The Irish foreign minister has expressed concern after the trial of an Irishman, who was been imprisoned in Egypt for more than three years, has been adjourned again.
Ibrahim Halawa, 20, the son of Ireland's most senior Muslim cleric, was arrested during anti-government protests in Cairo in August 2013.
He was due in court on Saturday.
Irish Foreign Minister Charlie Flanagan said his priority was to see Mr Halawa return to Ireland as soon as possible.
Mr Halawa was due to appear along with 463 others, charged with inciting violence, rioting and sabotage relating to the protests in Cairo.
Mr Flanagan said: "Our understanding is that the trial has been adjourned until 13 December as a number of the defendants were not present in the court. This is linked to heightened security concerns in Cairo, following planned protests in recent days."
The minister said the Irish Ambassador to Egypt, Damien Cole, led an embassy observer team at the hearing on Saturday and said officials from the embassy had attended all hearings to date.
Mr Flanagan said the Irish government would continue to use "every possible opportunity to underline our concerns" about this case to the Egyptian authorities, both "bilaterally and with the EU and other partners".
"Ibrahim's lawyers have submitted an application for his return to Ireland under Egypt's Decree 140 Law, and the government is giving this initiative its full support," he said.
"The Taoiseach [Irish prime minister] has been in direct contact with President al-Sisi asking him to give positive consideration to the Decree 140 application. I have had a number of contacts with my Egyptian counterpart, Foreign Minister Sameh Shoukry, endorsing the application for Ibrahim's immediate release.
"I discussed the case with Minister Shoukry most recently on November 1st, when I once again repeated our call for this citizen's immediate return to Ireland."
Mr Flanagan said "in light of today's developments", the Irish government would be pursuing further contacts at the highest levels with Egypt to address Mr Halawa's continued detention and to again call for his immediate return to Ireland.
"I want to reaffirm the government's and my own personal commitment to secure Ibrahim Halawa's return to Ireland as soon as possible and we will be continuing to examine and explore all possible options for action that can help to achieve that objective," he added.
Mr Halawa's solicitor, Darragh Mackin, said it was "deeply disappointing" but "entirely unsurprising" that his trial had been adjourned again.
"This is indicative of the fact that Ibrahim cannot get a fair trial, and therefore it makes the outstanding application for a presidential decree even more important," he said.

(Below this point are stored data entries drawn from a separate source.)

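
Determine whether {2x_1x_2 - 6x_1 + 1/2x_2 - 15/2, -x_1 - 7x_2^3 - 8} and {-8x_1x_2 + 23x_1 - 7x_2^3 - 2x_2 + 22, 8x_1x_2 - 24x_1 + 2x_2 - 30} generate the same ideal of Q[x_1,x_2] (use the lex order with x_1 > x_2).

Yes, the ideals are equal.

Two ideals are equal iff their reduced Gröbner bases coincide (the reduced basis is unique for a fixed ordering).
Buchberger on the first generating set:
f_1 = 2x_1x_2 - 6x_1 + 1/2x_2 - 15/2, LT = x_1x_2.
f_2 = -x_1 - 7x_2^3 - 8, LT = x_1.

S(f_1,f_2): lcm = x_1x_2. S = -3x_1 - 7x_2^4 - 31/4x_2 - 15/4.
  reduce S modulo (f_1, f_2):
  remainder -7x_2^4 + 21x_2^3 - 31/4x_2 + 81/4 ≠ 0; add g_3 = -7x_2^4 + 21x_2^3 - 31/4x_2 + 81/4 to the basis.

The other S-polynomials (S(f_1,g_3), S(f_2,g_3)) all reduce to 0 modulo the current basis, so we have a Gröbner basis.
Inter-reduce: drop elements whose leading term is divisible by another's, tail-reduce, and make monic.
Reduced Gröbner basis: {x_1 + 7x_2^3 + 8, x_2^4 - 3x_2^3 + 31/28x_2 - 81/28}.

Buchberger on the second generating set:
h_1 = -8x_1x_2 + 23x_1 - 7x_2^3 - 2x_2 + 22, LT = x_1x_2.
h_2 = 8x_1x_2 - 24x_1 + 2x_2 - 30, LT = x_1x_2.

S(h_1,h_2): lcm = x_1x_2. S = 1/8x_1 + 7/8x_2^3 + 1.
  reduce S modulo (h_1, h_2):
  remainder 1/8x_1 + 7/8x_2^3 + 1 ≠ 0; add k_3 = 1/8x_1 + 7/8x_2^3 + 1 to the basis.

S(h_1,k_3): lcm = x_1x_2. S = -23/8x_1 - 7x_2^4 + 7/8x_2^3 - 31/4x_2 - 11/4.
  reduce S modulo (h_1, h_2, k_3):
  remainder -7x_2^4 + 21x_2^3 - 31/4x_2 + 81/4 ≠ 0; add k_4 = -7x_2^4 + 21x_2^3 - 31/4x_2 + 81/4 to the basis.

The other S-polynomials (S(h_2,k_3), S(h_1,k_4), S(h_2,k_4), S(k_3,k_4)) all reduce to 0 modulo the current basis, so we have a Gröbner basis.
Inter-reduce: drop elements whose leading term is divisible by another's, tail-reduce, and make monic.
Reduced Gröbner basis: {x_1 + 7x_2^3 + 8, x_2^4 - 3x_2^3 + 31/28x_2 - 81/28}.

Same reduced basis, so the two generating sets span the same ideal.
The choice of monomial ordering does not affect the verdict — as long as both bases are computed under the same ordering, their equality decides ideal equality.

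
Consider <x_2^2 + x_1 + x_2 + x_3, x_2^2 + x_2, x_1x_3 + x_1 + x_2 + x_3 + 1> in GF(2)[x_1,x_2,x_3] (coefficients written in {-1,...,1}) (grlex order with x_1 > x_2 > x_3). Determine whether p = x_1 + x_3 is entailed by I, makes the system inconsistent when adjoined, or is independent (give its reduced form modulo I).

x_1 + x_3 lies in I (it reduces to 0).

First compute the reduced Gröbner basis of I by Buchberger's algorithm.
f_1 = x_2^2 + x_1 + x_2 + x_3, LT = x_2^2.
f_2 = x_2^2 + x_2, LT = x_2^2.
f_3 = x_1x_3 + x_1 + x_2 + x_3 + 1, LT = x_1x_3.

S(f_1,f_2): lcm = x_2^2. S = x_1 + x_3.
  leading term x_1: no divisor's leading term divides it; move x_1 to the remainder.
  leading term x_3: no divisor's leading term divides it; move x_3 to the remainder.
  remainder x_1 + x_3 ≠ 0; add h_4 = x_1 + x_3 to the basis.

S(f_3,h_4): lcm = x_1x_3. S = x_3^2 + x_1 + x_2 + x_3 + 1.
  leading term x_3^2: no divisor's leading term divides it; move x_3^2 to the remainder.
  leading term x_1: subtract (1)·h_4 from x_1 + x_2 + x_3 + 1 → x_2 + 1
  leading term x_2: no divisor's leading term divides it; move x_2 to the remainder.
  leading term 1: no divisor's leading term divides it; move 1 to the remainder.
  remainder x_3^2 + x_2 + 1 ≠ 0; add h_5 = x_3^2 + x_2 + 1 to the basis.

The other S-polynomials (S(f_1,f_3), S(f_2,f_3), S(f_1,h_4), S(f_2,h_4), S(f_1,h_5), S(f_2,h_5), S(f_3,h_5), S(h_4,h_5)) all reduce to 0 modulo the current basis, so we have a Gröbner basis.
Inter-reduce: drop elements whose leading term is divisible by another's, tail-reduce, and make monic.
Reduced Gröbner basis: {x_2^2 + x_2, x_3^2 + x_2 + 1, x_1 + x_3}.
Label its elements g_1 = x_2^2 + x_2, g_2 = x_3^2 + x_2 + 1, g_3 = x_1 + x_3.

Reduce p = x_1 + x_3 modulo G:
  leading term x_1: subtract (1)·g_3 from x_1 + x_3 → 0
  normal form = 0.
Since the normal form is 0, p ∈ I.

Ideal membership is decidable via reduction modulo a Gröbner basis.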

Mr Mackin said he had been in contact with the Irish department of foreign affairs and the taoiseach's office to "ensure that urgent action is taken to ensure that maximum pressure is brought to bear in the resolution of the outstanding decree".
Three months ago, Egypt rejected a call from the Irish government for the immediate release of Mr Halawa, whose family live in Dublin, under presidential decree.
The Egyptian government has also rejected allegations by the United Nations about his treatment in prison.
Mr Halawa's trial has now been postponed 16 times.
Earlier this month, Amnesty International held a vigil at Stormont to show support for a campaign calling for Mr Halawa's immediate release.
Mr Halawa's sister, Khadija, attended and called on the Irish government to do more to put pressure on the Egyptian authorities to release her brother.
The family has denied claims that Mr Halawa is a member of the Muslim Brotherhood, Egypt's oldest and largest Islamist organisation.
The Egyptian government has declared it a terrorist group, a claim the organisation rejects.
More than 1,000 people have been killed and 40,000 are believed to have been jailed since President Abdul Fattah al-Sisi led the military's overthrow of Mohammed Morsi, Egypt's first democratically elected head of state, in 2013.